Prices at or close to $1250/ton for raffia and $1300/ton for fibre for origins that are subject to 6.5% duty were accepted by PP converters. “We do not expect any visible decreases for PP from now on since Chinese offers have almost disappeared amid closing arbitrage opportunities on the side of sellers,” noted consumers.

Traders agreed, “The market seems to have settled nowadays since prices have no further room to move down, taking multi-year high oil prices and rising naphtha costs into account.” Indeed, Turkey’s premium over China’s import PP raffia/inj. market stands at around $135/ton, while another round of hikes in shipping costs will most probably repel Asian suppliers.

LDPE set for further decreases, expectations vary for other grades

PE has seen no respite from the bearish trend as sellers have conceded to additional declines to bolster demand. While talk of a PP bottom has yet to have a significant impact on PE, a greater pressure appeared on LDPE given comfortable supply and 7-month low prices in China.

Middle Eastern import LDPE lost another $30/ton from last week to be assessed at $1500-1520/ton CIF Turkey, subject to 6.5% customs duty, cash. For some producers, the total monthly decreases for June have approached $300/ton.

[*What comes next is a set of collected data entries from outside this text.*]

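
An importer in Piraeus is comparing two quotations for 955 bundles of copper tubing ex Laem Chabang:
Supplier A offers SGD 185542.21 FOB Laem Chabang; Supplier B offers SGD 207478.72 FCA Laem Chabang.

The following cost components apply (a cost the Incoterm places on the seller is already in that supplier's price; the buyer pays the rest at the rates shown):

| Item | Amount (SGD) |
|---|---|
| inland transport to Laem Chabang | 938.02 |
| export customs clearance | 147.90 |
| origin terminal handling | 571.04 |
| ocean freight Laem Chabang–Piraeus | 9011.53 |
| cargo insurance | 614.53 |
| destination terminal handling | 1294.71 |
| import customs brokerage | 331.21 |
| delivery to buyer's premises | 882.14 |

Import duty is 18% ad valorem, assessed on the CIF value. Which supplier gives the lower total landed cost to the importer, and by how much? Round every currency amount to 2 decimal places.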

“We expect prices to break below $1500/ton soon amid lukewarm demand. China’s downward pressure persists," participants agreed. According to ChemOrbis data, Turkey carries a premium of slightly more than $300/ton over China’s import LDPE market nowadays, which rationalizes weak expectations.

In the meantime, sentiment appears to be blurry for LLDPE and HDPE. Buyers maintain their bearish expectations for the short-term, citing discouraging demand in China.

Import offers on CFR China basis shrugged off multi-year high oil prices and were assessed $20-40/ton lower this week, while freight-hit exports and upcoming capacities weighed on consumption.

However, some traders believe that the stabilizing PP trend may prop up some PE grades. The bottom for HDPE and LLDPE might be nearing, considering Turkey’s narrower premium of around $160/ton over China’s import markets compared to the previous months.

In any case, the direction of China’s import market will be under close watch. Prices have been on a downtrend since unsupportive demand, lower olefin prices in Asia and the pressure of upcoming polyolefin capacities outweighed the impact of the bullish energy complex in this major market.

Gloomy sentiment remains in place for PVC

Import PVC prices sank to their lowest levels in 4 months as sellers yielded to persistently muted demand and applied additional drops in their June prices this week. The sentiment was unresponsive to stabilizing sentiment for PP due to a series of factors.

The ongoing limitations from European suppliers have failed to offset the impact of lethargic demand and alternative sources from Iran, Ukraine, Egypt, and Pakistan that have provided competitive prices. Now that a Taiwanese major is expected to issue July decreases of $100/ton or even beyond to the Asian markets, Turkish players see new price cuts on the horizon.

“The speed of recovery in the key Indian market will be a key factor to monitor over the coming days. Turkish converters do not have much purchasing power, which also keeps trading volumes tied to needs in most cases,” opined players.

A large trader added, “We are more confident that PP has bottomed out even if we do not project an upturn anytime soon. Yet, LDPE and PVC prices have further room to move down, based on current demand dynamics in Turkey.”